Friday, December 03, 2010

More Mind Fertilizer
I think that it represents more an example of obsessive compulsive disorder than actual talent, here is my new submission into the world of: "What did you do last week?"

There is one interesting thing involving my trip back from Acapulco. There are two things that are "given" in this story. As the lawyers would say we stipulate to these pertinent facts.
First, I don't like the TSA in general. I think they are the lowest level of Rent-a-Cop and now with the new groping procedures they are allowed to administer I feel more invaded and like the TSA even less. And... I don't feel safer because of the intrusion.
Second, I don't like to fly in Mexico. Since there is less Xray equipment and technology in most of the airports they rely on manual inspections. It is not always Manuel sometimes Manuellita. The point is, airport inspections are much more personally invasive in Mexico it is up close and personal: "Meester, cwould jew stan like thees with jour harms hup." On the street it is a robbery, at the airport it is security.
With those two facts in mind here is my saga.
I was searched at the dock by the Manuel at customs. My luggage was searched at the ticket counter when I arrived at the airport. I had to go through the metal detector and xray before getting to the gate. At the gate three more Manuels looked in my carry on bags and did a pat down.
Changing plans in Mexico City meant I had to go back through security, and was frisked by two different sets of TSAitos before boarding my final flight home to LA. Just part of the job, and the excitement of going home got me through it.
After 6 hours we landed at LAX Airport, and as I step into the jet way there is a Homeland security agent watching people get off the plane. He stops my egress and culls me out of the herd, "Could you step over here for just one second sir.... just put you bag down."
I can't tell you what I was thinking because the vocabulary of curses in my head is not a language that any one understands but me.

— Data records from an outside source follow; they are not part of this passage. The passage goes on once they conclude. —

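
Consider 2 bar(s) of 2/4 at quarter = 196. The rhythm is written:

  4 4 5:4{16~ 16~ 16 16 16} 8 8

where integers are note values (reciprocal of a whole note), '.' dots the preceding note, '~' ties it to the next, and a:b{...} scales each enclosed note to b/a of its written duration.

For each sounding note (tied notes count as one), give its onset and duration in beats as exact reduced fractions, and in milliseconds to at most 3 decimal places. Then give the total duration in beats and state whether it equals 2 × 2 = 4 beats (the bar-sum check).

1) 0.0ms=0b +306.122ms=1b
2) 306.122ms=1b +306.122ms=1b
3) 612.245ms=2b +183.673ms=3/5b
4) 795.918ms=13/5b +61.224ms=1/5b
5) 857.143ms=14/5b +61.224ms=1/5b
6) 918.367ms=3b +153.061ms=1/2b
7) 1071.429ms=7/2b +153.061ms=1/2b
Σ=4b of 4 (196bpm 2/4) — PASS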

Just know I was thinking words so derogatory they couldn't even be vocalized. But in my truly dysfunctional passive aggressive way what came out was, "Certainly officer."
The man looked me in the eye and said, "Just around the corner we have a drug dog." (My Inner dialogue: "Okay jack wad, what has that got to do with me.") He continues,
"And I wonder if you would mind giving us a hand." (Inner dialogue: "Why don't you go cavity search a baboon, Dick Tracy." ---- Outer dialogue: "Why, certainly officer."
He continues, "I would like to hide some drugs on you and see if the dog can find them? He is new and being trained to work crowds." How many times do they tell you not to take things from strangers at the airport. Here is a guy actually asking me to mule drugs and instead of yelling for the cops, he is a government cop. I said, "As long as the next officer knows that the drugs are yours not mine... okay." He really didn't answer that statement directly, but by that time several witnesses have seen me talking to the guy, he has a uniform...and I am so tired from flying I'm stupid.
He takes what looks like a chamois pouch out of a baggie and stuffs it in my sock. He takes my carry on saying, "I don't want this to get in the dogs way." and then the blow-off, "Don't stop until an officer tells you to stop." Those last words are the ones that hang in my rational brain as I continue on what is now not a normal journey for me.
At the terminal before immigration there is an officer with a black lab on a chain. I am figuring the dog will bark like crazy when I approach. But he doesn't. In fact he doesn't move. I go right past. Thinking that the dog has perhaps flunked his final, I am 30 or 40 yards away when I hear an officer say, "Will you stop right there sir. And do not turn around." I stop. I hear the officer say, "Good boy," and I assume it is praise for the dog, not me. I am thinking like a game show contestant now and expect to hear, "Thank you for playing, drug mule madness, here are a couple of parting gifts... Don Pardo what do we have for this gullible contestant?" But alas that is not the drill. I stand there for another five minutes waiting for the officer who planted the drugs on me to show up. It could have been less than five minutes, but it seemed like a couple of hours, because until the officer arrives, with my carry on, I am a drug suspect.
They retrieve the stash from my sock, thank me for my participation saying the dog needed the live drill and I was helping the cause. Of course for the next hour...the entire time I am at immigration and customs I feel like a drug smuggler. People who saw me being pulled out of line by the officer are avoiding my direct look. I am paranoid that the smell will stay with me and before I get out of the airport a more experienced dog will really bust me.
So I have now been the subject of a TSA "Gun Test" and a Homeland Security "drug test" during my airline commuting career. Feel safer when you fly this holiday, kids, Jay the security crash dummy is here to help.
As you were,

1 comment:

Bob Conrad said...

It could only happen to you Jay, it's too bad they didn't stop Don Rickels, that might have been fun.